O olhar para dentro revela aquilo que foi projetado para não ser visto, como espiar o processo de gestação – uma afronta à hegemonia do olhar que tudo vê, mensura e controla (um dos pavores que os homens nutriram durante milênios foi a capacidade de as mulheres gerarem “coisas” sem que eles pudessem controlar ou ver).

Quando o sangue escorre de dentro para fora ou um acidente provoca uma fenda na pele, de onde é possível se ver o interior, um sentimento de aflição, de pavor pode tomar conta de nós. Talvez a maior perturbação seja a tentação de abrir mão das personas (epidérmicas) criadas e moldadas ao longo de séculos de humanização para se render àquilo que nos reduz a uma espécie única, com igualdade de órgãos, cor de sangue e ossos.

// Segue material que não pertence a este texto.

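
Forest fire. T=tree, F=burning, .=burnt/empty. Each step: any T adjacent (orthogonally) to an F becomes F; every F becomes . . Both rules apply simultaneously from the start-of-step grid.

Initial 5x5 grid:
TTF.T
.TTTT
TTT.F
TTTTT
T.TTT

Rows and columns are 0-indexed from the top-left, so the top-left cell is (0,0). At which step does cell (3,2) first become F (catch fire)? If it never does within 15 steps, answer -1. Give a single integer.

Step 1: cell (3,2)='T' (+4 fires, +2 burnt)
Step 2: cell (3,2)='T' (+7 fires, +4 burnt)
Step 3: cell (3,2)='F' (+3 fires, +7 burnt)
  -> target ignites at step 3
Step 4: cell (3,2)='.' (+3 fires, +3 burnt)
Step 5: cell (3,2)='.' (+1 fires, +3 burnt)
Step 6: cell (3,2)='.' (+1 fires, +1 burnt)
Step 7: cell (3,2)='.' (+0 fires, +1 burnt)
  fire out at step 7

3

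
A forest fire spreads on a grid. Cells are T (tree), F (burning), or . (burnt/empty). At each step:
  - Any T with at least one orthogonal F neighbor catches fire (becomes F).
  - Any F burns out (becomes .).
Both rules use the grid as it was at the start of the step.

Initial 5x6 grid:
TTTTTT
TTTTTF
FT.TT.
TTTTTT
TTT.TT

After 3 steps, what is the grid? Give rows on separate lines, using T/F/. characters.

Step 1: 5 trees catch fire, 2 burn out
  TTTTTF
  FTTTF.
  .F.TT.
  FTTTTT
  TTT.TT
Step 2: 7 trees catch fire, 5 burn out
  FTTTF.
  .FTF..
  ...TF.
  .FTTTT
  FTT.TT
Step 3: 7 trees catch fire, 7 burn out
  .FTF..
  ..F...
  ...F..
  ..FTFT
  .FT.TT

.FTF..
..F...
...F..
..FTFT
.FT.TT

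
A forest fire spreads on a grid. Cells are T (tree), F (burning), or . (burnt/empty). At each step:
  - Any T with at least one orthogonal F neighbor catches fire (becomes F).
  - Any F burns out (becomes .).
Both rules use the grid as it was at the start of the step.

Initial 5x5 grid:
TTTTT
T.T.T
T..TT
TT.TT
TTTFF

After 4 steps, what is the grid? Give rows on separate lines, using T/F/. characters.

Step 1: 3 trees catch fire, 2 burn out
  TTTTT
  T.T.T
  T..TT
  TT.FF
  TTF..
Step 2: 3 trees catch fire, 3 burn out
  TTTTT
  T.T.T
  T..FF
  TT...
  TF...
Step 3: 3 trees catch fire, 3 burn out
  TTTTT
  T.T.F
  T....
  TF...
  F....
Step 4: 2 trees catch fire, 3 burn out
  TTTTF
  T.T..
  T....
  F....
  .....

TTTTF
T.T..
T....
F....
.....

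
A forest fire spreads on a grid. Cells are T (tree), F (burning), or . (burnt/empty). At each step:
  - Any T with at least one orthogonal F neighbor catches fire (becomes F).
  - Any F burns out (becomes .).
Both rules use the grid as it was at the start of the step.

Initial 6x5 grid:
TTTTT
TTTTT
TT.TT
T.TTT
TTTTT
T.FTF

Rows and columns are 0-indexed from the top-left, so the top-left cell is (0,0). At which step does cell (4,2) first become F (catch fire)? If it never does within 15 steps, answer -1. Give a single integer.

Step 1: cell (4,2)='F' (+3 fires, +2 burnt)
  -> target ignites at step 1
Step 2: cell (4,2)='.' (+4 fires, +3 burnt)
Step 3: cell (4,2)='.' (+3 fires, +4 burnt)
Step 4: cell (4,2)='.' (+4 fires, +3 burnt)
Step 5: cell (4,2)='.' (+3 fires, +4 burnt)
Step 6: cell (4,2)='.' (+4 fires, +3 burnt)
Step 7: cell (4,2)='.' (+3 fires, +4 burnt)
Step 8: cell (4,2)='.' (+1 fires, +3 burnt)
Step 9: cell (4,2)='.' (+0 fires, +1 burnt)
  fire out at step 9

1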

Olhar para dentro é um processo de conhecimento, de autoconhecimento. E hoje... o quanto estamos distantes de nós mesmos?!

Um dos estudos de Pedro Panta é o que se conhece como teratoma – um tumor constituído de tecidos, como cabelo, músculo e osso. Ou seja, uma formação anômala que revela um desejo da natureza de transgredir. Na arte, o horrendo, o insólito, a distorção e o sublime cumprem essa função.

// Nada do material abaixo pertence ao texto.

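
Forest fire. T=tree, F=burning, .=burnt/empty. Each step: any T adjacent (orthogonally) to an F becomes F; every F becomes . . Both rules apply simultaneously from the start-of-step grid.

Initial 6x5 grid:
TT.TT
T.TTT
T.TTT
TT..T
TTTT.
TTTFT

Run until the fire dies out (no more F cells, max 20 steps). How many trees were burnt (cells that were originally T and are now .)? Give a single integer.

Step 1: +3 fires, +1 burnt (F count now 3)
Step 2: +2 fires, +3 burnt (F count now 2)
Step 3: +2 fires, +2 burnt (F count now 2)
Step 4: +2 fires, +2 burnt (F count now 2)
Step 5: +1 fires, +2 burnt (F count now 1)
Step 6: +1 fires, +1 burnt (F count now 1)
Step 7: +1 fires, +1 burnt (F count now 1)
Step 8: +1 fires, +1 burnt (F count now 1)
Step 9: +1 fires, +1 burnt (F count now 1)
Step 10: +0 fires, +1 burnt (F count now 0)
Fire out after step 10
Initially T: 23, now '.': 21
Total burnt (originally-T cells now '.'): 14

Answer: 14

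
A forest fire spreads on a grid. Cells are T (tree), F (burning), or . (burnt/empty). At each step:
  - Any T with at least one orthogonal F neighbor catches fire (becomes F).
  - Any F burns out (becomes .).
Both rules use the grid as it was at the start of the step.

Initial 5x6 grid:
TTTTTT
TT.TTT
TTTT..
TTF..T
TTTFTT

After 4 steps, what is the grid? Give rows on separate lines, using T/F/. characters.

Step 1: 4 trees catch fire, 2 burn out
  TTTTTT
  TT.TTT
  TTFT..
  TF...T
  TTF.FT
Step 2: 5 trees catch fire, 4 burn out
  TTTTTT
  TT.TTT
  TF.F..
  F....T
  TF...F
Step 3: 5 trees catch fire, 5 burn out
  TTTTTT
  TF.FTT
  F.....
  .....F
  F.....
Step 4: 4 trees catch fire, 5 burn out
  TFTFTT
  F...FT
  ......
  ......
  ......

TFTFTT
F...FT
......
......
......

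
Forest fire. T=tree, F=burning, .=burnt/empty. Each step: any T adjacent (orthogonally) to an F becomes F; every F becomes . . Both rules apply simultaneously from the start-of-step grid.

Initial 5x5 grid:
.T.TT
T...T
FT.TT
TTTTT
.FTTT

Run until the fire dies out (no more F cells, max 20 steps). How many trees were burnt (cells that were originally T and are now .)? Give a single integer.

Step 1: +5 fires, +2 burnt (F count now 5)
Step 2: +2 fires, +5 burnt (F count now 2)
Step 3: +2 fires, +2 burnt (F count now 2)
Step 4: +2 fires, +2 burnt (F count now 2)
Step 5: +1 fires, +2 burnt (F count now 1)
Step 6: +1 fires, +1 burnt (F count now 1)
Step 7: +1 fires, +1 burnt (F count now 1)
Step 8: +1 fires, +1 burnt (F count now 1)
Step 9: +0 fires, +1 burnt (F count now 0)
Fire out after step 9
Initially T: 16, now '.': 24
Total burnt (originally-T cells now '.'): 15

Answer: 15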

Beleza é invenção, não é norma!
O estranho e o estrangeiro que nos compõe.
Talvez seja estranho porque é distante, desconhecido, sombrio, inconsciente ou fica escondido. O estranho está dentro, habita dentro de nós, nos movimenta e por vezes nos controla/domina. Assim é na psicose, assim também no processo criativo que culmina no êxtase e no orgasmo. Ser criativo é se dispersar, perder a cabeça, se entregar aos sentidos. É orgia!

Retomando nossa conversa... Por que insistimos em ver por dentro? Para ver desnudando! Para romper a ditadura de uma beleza forjada, ajustada! Para revelar outras mais pulsantes e estarrecedoras! Para ativar sentimentos mais profundos! Para rasgar o véu da prudência e do bom senso! Para sermos mais cruéis, porque da barbaridade do mundo pela norma, já não suportamos mais.

Voltemos para dentro!
Para nos recompor.
Para nos nutrir.
Somos nós, mestres e servos de nossas desgraças e redenção.